How to find orientation of a particular feature in SIFT?

I have a template and an image. I want to find the location and orientation of the template inside the image. I am using SIFT to find features and description.

Problem is only one feature is consistently correct at recognizing the image. Homography requires at least 4 features to work. error: (-28:Unknown error code -28) The input arrays should have at least 4 corresponding point sets to calculate Homography in function 'cv::findHomography'

Since I am working with 2D image (with same scale), position and rotation of even one correct feature should be enough to provide the location and rotation of the template in the image.

From OpenCV Docs OpenCV: Introduction to SIFT (Scale-Invariant Feature Transform)

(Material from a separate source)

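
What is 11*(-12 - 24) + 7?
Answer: -389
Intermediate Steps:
11*(-12 - 24) + 7 = 11*(-36) + 7 = -396 + 7 = -389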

OpenCV also provides cv.drawKeyPoints() function which draws the small
circles on the locations of keypoints. If you pass a flag,
cv.DRAW_MATCHES_FLAGS_DRAW_RICH_KEYPOINTS to it, it will draw a circle
with size of keypoint and it will even show its orientation.

However the image I am working is too low resolution to actually see the circles and I need numbers which can compared.

All the other examples of finding orientation I find on the internet use edge detection. However There is no straight edge whose slope can be easily calculated exist in my template.

I have looked for tutorial, books, documentation on how to crunch the numbers in ‘keypoints’ and ‘description’, but I could not find any.

Perhaps I should use SURF -which is faster with 2d, same color images- but it is not available in latest opencv version.

Matched

sift = cv.SIFT_create()
# find the keypoints and descriptors with SIFT
kp1, des1 = sift.detectAndCompute(img1, None)
kp2, des2 = sift.detectAndCompute(img2, None)
print (des1)
# BFMatcher with default params
bf = cv.BFMatcher()
matches = bf.knnMatch(des1,des2,k=2)
# Apply ratio test
good = []
good_match = []
for m,n in matches:
    if m.distance < .5*n.distance:
        good.append([m])
        good_match.append(m)
print('good matches are')
print(good)
print(good_match)
# cv.drawMatchesKnn expects list of lists as matches.
img3 = cv.drawMatchesKnn(img1,kp1,img2,kp2,good,None,flags=cv.DRAW_MATCHES_FLAGS_DRAW_RICH_KEYPOINTS)
plt.imshow(img3),plt.show()
src_pts = np.float32([ kp1[m.queryIdx].pt for m in good_match ]).reshape(-1,1,2)
dst_pts = np.float32([ kp2[m.trainIdx].pt for m in good_match ]).reshape(-1,1,2)
M, mask = cv.findHomography(src_pts, dst_pts, cv.RANSAC,5.0)
matchesMask = mask.ravel().tolist()
h,w = img1.shape
pts = np.float32([ [0,0],[0,h-1],[w-1,h-1],[w-1,0] ]).reshape(-1,1,2)
dst = cv.perspectiveTransform(pts,M)
img2 = cv.polylines(img2,[np.int32(dst)],True,255,3, cv.LINE_AA)
draw_params = dict(matchColor = (0,255,0), # draw matches in green color
                   singlePointColor = None,
                   matchesMask = matchesMask, # draw only inliers
                   flags = 2)
img3 = cv.drawMatches(img1,kp1,img2,kp2,good,None,**draw_params)
plt.imshow(img3, 'gray'),plt.show()

while individual Keypoints have an angle member
(which you would see with drawMatchesKnn),
you probably want the homography matrix, giving you the rotation/translation between the template and the scene image.
have a look here:
https://docs.opencv.org/4.x/d7/dff/tutorial_feature_homography.html

related: python - How to find orientation of a particular SIFT feature/description in OpenCV? - Stack Overflow

Sorry, but to find Homography, one needs 4 points. I only have 1 match point. That why I need to find orientation of that feature, to find orientation of object. Luckily my objects are 2d and have the same scale thus finding the location and orientation of that one feature is enough to give me location and orientation of the object.

sorry, but at this point, it’s entirely unclear, what you are doing.

show images, code, and explain, what this all is for

that’s already a red flag. it does not know about features or objects

looking at the pictures on Stack Overflow, perhaps a better approach would be findContours and matchShapes, perhaps some manual calculations using (Hu) moments to estimate the rotation

I went in much more detail in here.

that’s nice of you, but useless here.

I would love to give images here but this site restricts me from giving me more image links.